Underhill LJ relied on paragraph A277C to reach his conclusion:
Subject to paragraphs A277 and A280 and paragraph GEN.1.9. of Appendix FM of these rules, where the Secretary of State is considering any application to which the provisions of Appendix FM (family life) and paragraphs 276ADE to 276DH (private life) of these rules do not already apply, she will do so in line with these provisions.
The judge considered that the new rules did not already apply to applications made prior to the changes because of HC194. He therefore concluded that, under the changes made by HC565, article 8 assessments should be considered in line with the new rules set out in Appendix FM and paragraph 276ADE, even when the application was made prior to the new rules coming into force.
It appears from HC565, and particularly paragraph 277C, that the Secretary of State was seeking to reverse the effect of the transitional provisions in HC194. The Court accepted that this was her aim.
Yet on the other hand, HC760 further amended paragraph 277C with effect from 13 December 2012, and it stated that the Secretary of State could apply the new rules when Appendix FM did not already apply where she “deem[ed] it appropriate”. This appeared to bestow upon her an element of discretion, but the Court played down its importance. It considered that the Secretary of State did not need to provide any explanation as to which rules she was going to apply.
The Court also left open the possibility that a different set of rules could apply in different circumstances. Arden LJ was of the view that the reasoning of Jackson LJ in Edgehill did not mean that the Secretary of State could never rely on the new rules in determining an application made before 9 July 2012. She urged circumspection about the parts of the old Immigration Rules which had not been expressly considered.
She also sought to restrict Edgehill to ‘length of residence’ applications. In her view, it was arguable that the new rules would apply to applications made prior to 9 July 2012 if the case concerned the application of a dynamic and evolving concept such as “the public interest”.
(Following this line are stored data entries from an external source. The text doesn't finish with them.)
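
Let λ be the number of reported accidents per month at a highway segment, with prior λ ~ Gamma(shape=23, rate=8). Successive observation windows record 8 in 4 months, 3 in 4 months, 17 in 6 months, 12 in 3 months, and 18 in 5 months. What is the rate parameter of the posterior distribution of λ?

30

Total count: 8 + 3 + 17 + 12 + 18 = 58.
Total exposure: 4 + 4 + 6 + 3 + 5 = 22 months.
The Gamma prior is conjugate for the Poisson rate, so λ | data ~ Gamma(23+58, 8+22) = Gamma(81, 30).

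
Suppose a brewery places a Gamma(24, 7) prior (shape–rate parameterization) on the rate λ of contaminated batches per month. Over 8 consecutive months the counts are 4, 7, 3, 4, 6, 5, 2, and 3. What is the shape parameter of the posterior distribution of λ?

58

Total count: 4 + 7 + 3 + 4 + 6 + 5 + 2 + 3 = 34.
Total exposure: 8 months.
By Gamma–Poisson conjugacy, the posterior is Gamma(α + Σx, β + Σt) = Gamma(24 + 34, 7 + 8) = Gamma(58, 15).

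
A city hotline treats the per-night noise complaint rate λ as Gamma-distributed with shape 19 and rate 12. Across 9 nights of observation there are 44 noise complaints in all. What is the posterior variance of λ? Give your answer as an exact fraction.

1/7

Total count 44 over total exposure 9 nights.
Gamma(α, β) with Poisson data over total exposure Σt gives posterior Gamma(α+Σx, β+Σt) = Gamma(63, 21).
Posterior variance = α'/β'² = 63/441 = 1/7.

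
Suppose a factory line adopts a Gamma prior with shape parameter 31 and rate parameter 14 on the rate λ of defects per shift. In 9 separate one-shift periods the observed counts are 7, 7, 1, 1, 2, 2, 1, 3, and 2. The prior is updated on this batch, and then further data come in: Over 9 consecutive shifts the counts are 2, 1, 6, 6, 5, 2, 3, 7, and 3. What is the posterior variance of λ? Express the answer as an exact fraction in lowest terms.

23/256

Total count: 7 + 7 + 1 + 1 + 2 + 2 + 1 + 3 + 2 = 26.
Total exposure: 9 shifts.
After the first batch: Gamma(31 + 26, 14 + 9) = Gamma(57, 23).
Total count: 2 + 1 + 6 + 6 + 5 + 2 + 3 + 7 + 3 = 35.
Total exposure: 9 shifts.
After the second batch: Gamma(57 + 35, 23 + 9) = Gamma(92, 32).
Posterior variance = α'/β'² = 92/1024 = 23/256.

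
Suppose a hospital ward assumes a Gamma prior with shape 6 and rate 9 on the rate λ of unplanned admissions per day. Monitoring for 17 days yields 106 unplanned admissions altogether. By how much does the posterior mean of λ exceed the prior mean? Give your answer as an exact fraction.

142/39

Total count 106 over total exposure 17 days.
Posterior: α' = 6 + 106 = 112, β' = 9 + 17 = 26.
Posterior mean = 112/26 = 56/13; prior mean = 6/9 = 2/3. Difference = 56/13 − 2/3 = 142/39.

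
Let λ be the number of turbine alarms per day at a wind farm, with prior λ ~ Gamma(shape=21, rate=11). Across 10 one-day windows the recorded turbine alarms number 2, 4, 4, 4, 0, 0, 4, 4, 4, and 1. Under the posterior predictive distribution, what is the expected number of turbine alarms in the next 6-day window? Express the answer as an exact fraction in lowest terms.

96/7

Total count: 2 + 4 + 4 + 4 + 0 + 0 + 4 + 4 + 4 + 1 = 27.
Total exposure: 10 days.
Posterior: α' = 21 + 27 = 48, β' = 11 + 10 = 21.
Predictive mean over a 6-day window = T·E[λ|data] = 6·48/21 = 96/7.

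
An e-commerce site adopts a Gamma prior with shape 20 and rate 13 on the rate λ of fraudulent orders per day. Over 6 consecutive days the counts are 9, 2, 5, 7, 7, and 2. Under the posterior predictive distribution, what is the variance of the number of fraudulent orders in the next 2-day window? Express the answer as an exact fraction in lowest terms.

2184/361

Total count: 9 + 2 + 5 + 7 + 7 + 2 = 32.
Total exposure: 6 days.
Posterior: α' = 20 + 32 = 52, β' = 13 + 6 = 19.
The posterior predictive for a window of length T is Negative Binomial with variance T·α'·(β'+T)/β'² = 2·52·21/361 = 2184/361.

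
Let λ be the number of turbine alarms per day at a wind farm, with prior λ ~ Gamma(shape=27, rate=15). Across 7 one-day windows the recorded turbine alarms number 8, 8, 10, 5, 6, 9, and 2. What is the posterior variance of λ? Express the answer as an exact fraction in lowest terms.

Total count: 8 + 8 + 10 + 5 + 6 + 9 + 2 = 48.
Total exposure: 7 days.
The Gamma prior is conjugate for the Poisson rate, so λ | data ~ Gamma(27+48, 15+7) = Gamma(75, 22).
Posterior variance = α'/β'² = 75/484.

75/484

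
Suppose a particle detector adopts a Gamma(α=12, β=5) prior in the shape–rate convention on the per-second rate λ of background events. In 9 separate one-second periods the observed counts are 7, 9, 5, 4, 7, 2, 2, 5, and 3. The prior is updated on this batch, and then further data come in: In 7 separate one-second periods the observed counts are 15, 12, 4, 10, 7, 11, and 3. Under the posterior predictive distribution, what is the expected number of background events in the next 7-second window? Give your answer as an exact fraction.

Total count: 7 + 9 + 5 + 4 + 7 + 2 + 2 + 5 + 3 = 44.
Total exposure: 9 seconds.
After the first batch: Gamma(12 + 44, 5 + 9) = Gamma(56, 14).
Total count: 15 + 12 + 4 + 10 + 7 + 11 + 3 = 62.
Total exposure: 7 seconds.
After the second batch: Gamma(56 + 62, 14 + 7) = Gamma(118, 21).
Predictive mean over a 7-second window = T·E[λ|data] = 7·118/21 = 118/3.

118/3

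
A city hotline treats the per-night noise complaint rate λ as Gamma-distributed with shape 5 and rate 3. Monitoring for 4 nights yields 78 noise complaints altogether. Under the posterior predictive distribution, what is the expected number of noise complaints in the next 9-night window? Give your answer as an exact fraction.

Total count 78 over total exposure 4 nights.
Conjugate update: add total count to the shape and total exposure to the rate, giving Gamma(83, 7).
Predictive mean over a 9-night window = T·E[λ|data] = 9·83/7 = 747/7.

747/7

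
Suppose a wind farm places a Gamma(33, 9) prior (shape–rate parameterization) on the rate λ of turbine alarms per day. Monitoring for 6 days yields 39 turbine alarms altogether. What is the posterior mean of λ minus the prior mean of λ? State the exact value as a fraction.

Total count 39 over total exposure 6 days.
The Gamma prior is conjugate for the Poisson rate, so λ | data ~ Gamma(33+39, 9+6) = Gamma(72, 15).
Posterior mean = 72/15 = 24/5; prior mean = 33/9 = 11/3. Difference = 24/5 − 11/3 = 17/15.

17/15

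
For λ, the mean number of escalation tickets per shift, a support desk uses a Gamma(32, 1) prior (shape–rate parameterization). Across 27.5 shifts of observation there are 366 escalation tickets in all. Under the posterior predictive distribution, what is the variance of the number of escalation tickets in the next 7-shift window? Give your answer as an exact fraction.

395612/3249

Total count 366 over total exposure 27.5 shifts.
The Gamma prior is conjugate for the Poisson rate, so λ | data ~ Gamma(32+366, 1+27.5) = Gamma(398, 57/2).
The posterior predictive for a window of length T is Negative Binomial with variance T·α'·(β'+T)/β'² = 7·398·(71/2)/(3249/4) = 395612/3249.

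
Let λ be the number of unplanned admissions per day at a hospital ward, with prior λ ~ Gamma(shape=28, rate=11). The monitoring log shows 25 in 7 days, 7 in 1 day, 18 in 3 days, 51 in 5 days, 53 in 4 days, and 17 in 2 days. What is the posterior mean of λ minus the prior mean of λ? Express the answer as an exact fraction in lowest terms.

115/33

Total count: 25 + 7 + 18 + 51 + 53 + 17 = 171.
Total exposure: 7 + 1 + 3 + 5 + 4 + 2 = 22 days.
Gamma(α, β) with Poisson data over total exposure Σt gives posterior Gamma(α+Σx, β+Σt) = Gamma(199, 33).
Posterior mean = 199/33 = 199/33; prior mean = 28/11 = 28/11. Difference = 199/33 − 28/11 = 115/33.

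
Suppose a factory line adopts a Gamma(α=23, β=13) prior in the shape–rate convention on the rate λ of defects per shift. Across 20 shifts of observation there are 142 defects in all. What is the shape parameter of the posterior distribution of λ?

165

Total count 142 over total exposure 20 shifts.
Posterior: α' = 23 + 142 = 165, β' = 13 + 20 = 33.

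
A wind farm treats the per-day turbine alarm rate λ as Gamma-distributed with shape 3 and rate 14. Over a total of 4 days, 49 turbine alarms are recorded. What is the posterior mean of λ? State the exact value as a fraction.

Total count 49 over total exposure 4 days.
Posterior: α' = 3 + 49 = 52, β' = 14 + 4 = 18.
Posterior mean = α'/β' = 52/18 = 26/9.

26/9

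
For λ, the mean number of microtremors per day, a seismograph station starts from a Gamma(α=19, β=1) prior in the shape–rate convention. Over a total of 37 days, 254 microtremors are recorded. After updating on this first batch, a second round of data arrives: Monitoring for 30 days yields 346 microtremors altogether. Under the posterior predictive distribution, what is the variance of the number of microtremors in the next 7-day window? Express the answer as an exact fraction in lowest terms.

324975/4624

Total count 254 over total exposure 37 days.
After the first batch: Gamma(19 + 254, 1 + 37) = Gamma(273, 38).
Total count 346 over total exposure 30 days.
After the second batch: Gamma(273 + 346, 38 + 30) = Gamma(619, 68).
The posterior predictive for a window of length T is Negative Binomial with variance T·α'·(β'+T)/β'² = 7·619·75/4624 = 324975/4624.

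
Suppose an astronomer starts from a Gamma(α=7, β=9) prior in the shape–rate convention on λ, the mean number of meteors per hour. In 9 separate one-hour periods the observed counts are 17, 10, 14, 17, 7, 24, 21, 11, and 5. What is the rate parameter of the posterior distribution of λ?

Total count: 17 + 10 + 14 + 17 + 7 + 24 + 21 + 11 + 5 = 126.
Total exposure: 9 hours.
Gamma(α, β) with Poisson data over total exposure Σt gives posterior Gamma(α+Σx, β+Σt) = Gamma(133, 18).

18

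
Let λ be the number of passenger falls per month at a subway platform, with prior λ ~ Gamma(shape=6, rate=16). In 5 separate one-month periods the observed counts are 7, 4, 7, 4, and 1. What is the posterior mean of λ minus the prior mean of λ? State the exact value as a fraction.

Total count: 7 + 4 + 7 + 4 + 1 = 23.
Total exposure: 5 months.
Conjugate update: add total count to the shape and total exposure to the rate, giving Gamma(29, 21).
Posterior mean = 29/21 = 29/21; prior mean = 6/16 = 3/8. Difference = 29/21 − 3/8 = 169/168.

169/168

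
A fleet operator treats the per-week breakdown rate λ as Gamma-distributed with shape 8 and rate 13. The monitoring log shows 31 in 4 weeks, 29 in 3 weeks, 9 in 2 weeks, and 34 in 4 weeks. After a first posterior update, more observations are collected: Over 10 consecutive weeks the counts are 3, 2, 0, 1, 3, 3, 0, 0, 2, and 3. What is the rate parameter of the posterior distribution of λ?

Total count: 31 + 29 + 9 + 34 = 103.
Total exposure: 4 + 3 + 2 + 4 = 13 weeks.
After the first batch: Gamma(8 + 103, 13 + 13) = Gamma(111, 26).
Total count: 3 + 2 + 0 + 1 + 3 + 3 + 0 + 0 + 2 + 3 = 17.
Total exposure: 10 weeks.
After the second batch: Gamma(111 + 17, 26 + 10) = Gamma(128, 36).

36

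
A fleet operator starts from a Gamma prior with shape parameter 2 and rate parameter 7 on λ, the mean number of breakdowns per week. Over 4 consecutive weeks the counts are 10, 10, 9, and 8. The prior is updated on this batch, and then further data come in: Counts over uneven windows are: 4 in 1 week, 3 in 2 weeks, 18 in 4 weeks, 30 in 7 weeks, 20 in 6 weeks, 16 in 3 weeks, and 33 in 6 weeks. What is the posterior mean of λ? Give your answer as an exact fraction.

163/40

Total count: 10 + 10 + 9 + 8 = 37.
Total exposure: 4 weeks.
After the first batch: Gamma(2 + 37, 7 + 4) = Gamma(39, 11).
Total count: 4 + 3 + 18 + 30 + 20 + 16 + 33 = 124.
Total exposure: 1 + 2 + 4 + 7 + 6 + 3 + 6 = 29 weeks.
After the second batch: Gamma(39 + 124, 11 + 29) = Gamma(163, 40).
Posterior mean = α'/β' = 163/40.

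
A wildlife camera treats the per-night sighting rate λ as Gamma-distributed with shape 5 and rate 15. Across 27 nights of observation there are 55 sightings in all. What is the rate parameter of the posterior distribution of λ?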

Underhill LJ did not agree with this last point; in his view, this was an approach expressly rejected by the court in Edgehill. However, he thought that an argument remained to be had in relation to which rules applied where the application was rejected on under the suitability provisions. The new rules state at paragraph A279 that:
The requirements of sections ‘S-EC: Suitability – entry clearance” and “S-LTR: Suitability – leave to remain” of Appendix FM shall apply to all applications made under Part 8 and paragraphs 276A-276D and paragraphs 398-399A shall apply to all immigration decisions made further to applications under part 8 and paragraphs 276A-276D where a decision is made on or after 9 July 2012, irrespective of the date the application is made.
As far as Underhill J was concerned, that paragraph should not trump the transitional provisions
because the message that [the transitional provision] gives the reader is that if his or her application pre-dates 9 July 2012 it is unnecessary to read any further
Although these comments were obiter, it is not clear why this should be the outcome when suitability is concerned, whereas the opposite outcome would pertain under paragraph A277C.
Singh and Khalid has helped to resolve the conflict between Edgehill and Haleemudeen, and to clarify the further amendments made to the new rules. However, questions as to the effect of the transitional provisions in HC194 will continue to vex the courts in the future.
Millie Polimac is a barrister at Five Paper Buildings.